Do you handle data at work?

Show of hands 🤚🏻

We all know the struggle...

Sharing data and managing who have what access to data should not be painful 

I believe...

We should solve this problem

Engineers are very good at solving problems...

Let's see what software engineers does

Have you heard about this thing called... git?

With git, you can...

Branches - work on your own version

Rollback - go back if something went wrong

Diff - compare changes

Merge - combine changes

Platform for multiuser access to projects (repos)

Open-source software made into the mainstream thanks to GitHub and other similar platforms that make use to features of git.

Can we use git for datasets?

Not ideal......

Database + git ?

What about ML models and pipelines?

Two ways to do this:

  • Version control tools to be used with databases (e.g.

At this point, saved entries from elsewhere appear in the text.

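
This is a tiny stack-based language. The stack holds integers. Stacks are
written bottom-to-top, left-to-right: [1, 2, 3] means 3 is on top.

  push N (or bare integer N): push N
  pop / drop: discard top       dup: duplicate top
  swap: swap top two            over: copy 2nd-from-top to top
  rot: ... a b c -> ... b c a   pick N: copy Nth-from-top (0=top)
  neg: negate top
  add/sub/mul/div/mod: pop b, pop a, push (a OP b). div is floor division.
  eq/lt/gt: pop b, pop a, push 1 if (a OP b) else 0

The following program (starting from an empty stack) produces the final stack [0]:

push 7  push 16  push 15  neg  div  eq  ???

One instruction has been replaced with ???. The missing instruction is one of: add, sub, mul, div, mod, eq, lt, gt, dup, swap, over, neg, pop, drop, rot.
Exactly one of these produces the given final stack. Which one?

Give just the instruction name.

Stack before ???: [0]
Stack after ???:  [0]
The instruction that transforms [0] -> [0] is: neg

Answer: neg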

Liquibase)
     
  • A version control database (e.g. DVC)

VC Tool

  • Plug in and use
     
  • Easy migration
     
  • Most works with SQL DBs
     
  • Monitor pipelines

VC Database

  • Optimise for the DB
     
  • Choose a DB that suits your data
     
  • No extra components in the pipeline

Many tools that is made for SQL databases

Not so much for the graph database folks...

Why I think TerminusDB is special

  • It's a graph database
     
  • It's open-source
     
  • Can be used with other databases
     
  • Can store your ML models

TerminusDB is an open-source graph database

With a graph construct, something just comes naturally...

What are they?

Rollbacks

In TerminusDB commits are logged

Make backing up more organized and manageable
(no more final_final versions)

you can rollback to any commits

Branches

Branches is builtin for TerminusDB

You can create branches at any point

(from any commits)

Thus having multiple versions

Diff (Patch)

Compare difference in document (data object)

Allow preview of changes, approve of changes before applying the changes

Works on any json objects

Try mixing it with other databases

Bonus: fluid in data format

You can store any data types

Which means your ML model can be stored in the database as well

Keep data an ML model at same places

So when should I version control my data?

You will never know until you try...

Better Data Governance with Revision Control Workflows